A car had plowed into the group, hurling bodies in the air, killing 32- year- old Heather Heyer and injuring 19 others. All of us nearby scrambled backward for safety or ran to help the injured.”
Note the shift to passive voice, this was not observed by the reporter, the narrative of a car plowing into the crowd came from the cop-killers. This canard has been repeated everywhere from the NY Times to the Phi Beta Kappa newsletter.
It didn’t happen!
Look at the youtube clips – ignore the misleading voice-overs – examine the images. An intersection full of “counter demonstrators” intimidating two motorists forced to stop – a third car, a Dodge Challenger, approaching at about 25 mph – a squeal of BRAKING TIRES as the Dodge plowed into … THE STOPPED CARS (on the videos those cars were driven forward at about 5 mph by the crash) — a few minutes later the Dodge reversing away with the bumper of another car tangled in its front end.
At no time did any of the cars leave the roadway – so the 20 people injured, one fatally, had to be in the roadway; they were probably the scofflaws harassing the motorists and chanting “Whose streets? Our streets!” The press knew this within minutes, yet they continued to spread the false narrative of a hate-crazed driver plowing into a crowd of (presumably) innocent bystanders.
A short time later the AP story was altered (probably by a wise attorney) by adding the word “allegedly” at key points. Alleged by whom, one may ask. The police were not present, only a few reporters, the intimidated drivers and the mob of celebrating black supremacists – so who do you think invented this tale?
WHAT DIFFERENCE AT THIS POINT DOES IT MAKE?

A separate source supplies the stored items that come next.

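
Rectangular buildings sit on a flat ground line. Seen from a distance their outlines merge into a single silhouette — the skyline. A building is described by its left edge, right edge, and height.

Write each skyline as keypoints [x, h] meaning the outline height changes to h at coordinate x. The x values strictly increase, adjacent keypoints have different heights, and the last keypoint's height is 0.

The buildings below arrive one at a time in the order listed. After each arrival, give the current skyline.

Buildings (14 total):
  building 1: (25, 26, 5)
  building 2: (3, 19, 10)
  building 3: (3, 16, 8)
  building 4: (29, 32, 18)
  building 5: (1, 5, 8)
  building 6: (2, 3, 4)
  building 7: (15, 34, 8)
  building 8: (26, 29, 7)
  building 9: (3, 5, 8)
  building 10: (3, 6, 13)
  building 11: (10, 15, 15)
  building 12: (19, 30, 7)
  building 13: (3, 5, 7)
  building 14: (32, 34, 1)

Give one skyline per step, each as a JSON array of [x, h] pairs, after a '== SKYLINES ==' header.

== SKYLINES ==
[[25,5],[26,0]]
[[3,10],[19,0],[25,5],[26,0]]
[[3,10],[19,0],[25,5],[26,0]]
[[3,10],[19,0],[25,5],[26,0],[29,18],[32,0]]
[[1,8],[3,10],[19,0],[25,5],[26,0],[29,18],[32,0]]
[[1,8],[3,10],[19,0],[25,5],[26,0],[29,18],[32,0]]
[[1,8],[3,10],[19,8],[29,18],[32,8],[34,0]]
[[1,8],[3,10],[19,8],[29,18],[32,8],[34,0]]
[[1,8],[3,10],[19,8],[29,18],[32,8],[34,0]]
[[1,8],[3,13],[6,10],[19,8],[29,18],[32,8],[34,0]]
[[1,8],[3,13],[6,10],[10,15],[15,10],[19,8],[29,18],[32,8],[34,0]]
[[1,8],[3,13],[6,10],[10,15],[15,10],[19,8],[29,18],[32,8],[34,0]]
[[1,8],[3,13],[6,10],[10,15],[15,10],[19,8],[29,18],[32,8],[34,0]]
[[1,8],[3,13],[6,10],[10,15],[15,10],[19,8],[29,18],[32,8],[34,0]]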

With apologies to HRC, this account is about the loss of honesty and the rise of political corruption, particularly among the administration and faculty at the University; the town of Charlottesville, and our sleazy Democrat Governor. The progressive forces who now dominate the UVA faculty have long regarded the honor system, like the US Constitution, as an anachronism. Strict honesty is too rigid – it lacks room for “nuance.”
There is little we can do about the carefully measured dishonesty of the press (and it is refreshing to see that the Daily Progress, which many of us joked about 50 years ago, still clings to some of the old simple standards). But perhaps we should consider some honor trials for corrupt faculty. Perhaps deny the University the authority and funds to hire outside attorneys to fight state anti-corruption laws like the Dillon rule and specific statutes designed to prevent lawlessness by academic elites.
Acknowledgements 1) I grew up in the city of Greensboro NC, later the site of an infamous historic shootout between the KKK and a band of Communists. The Greensboro newspaper inspired me by pulling no punches and accurately identifying both groups – an example of journalistic integrity that is nearly impossible to find today. 2) I must thank my historian son Jay W. Coffey for shaming me into digging out some facts to replace my immediate speculations. He keeps me honest.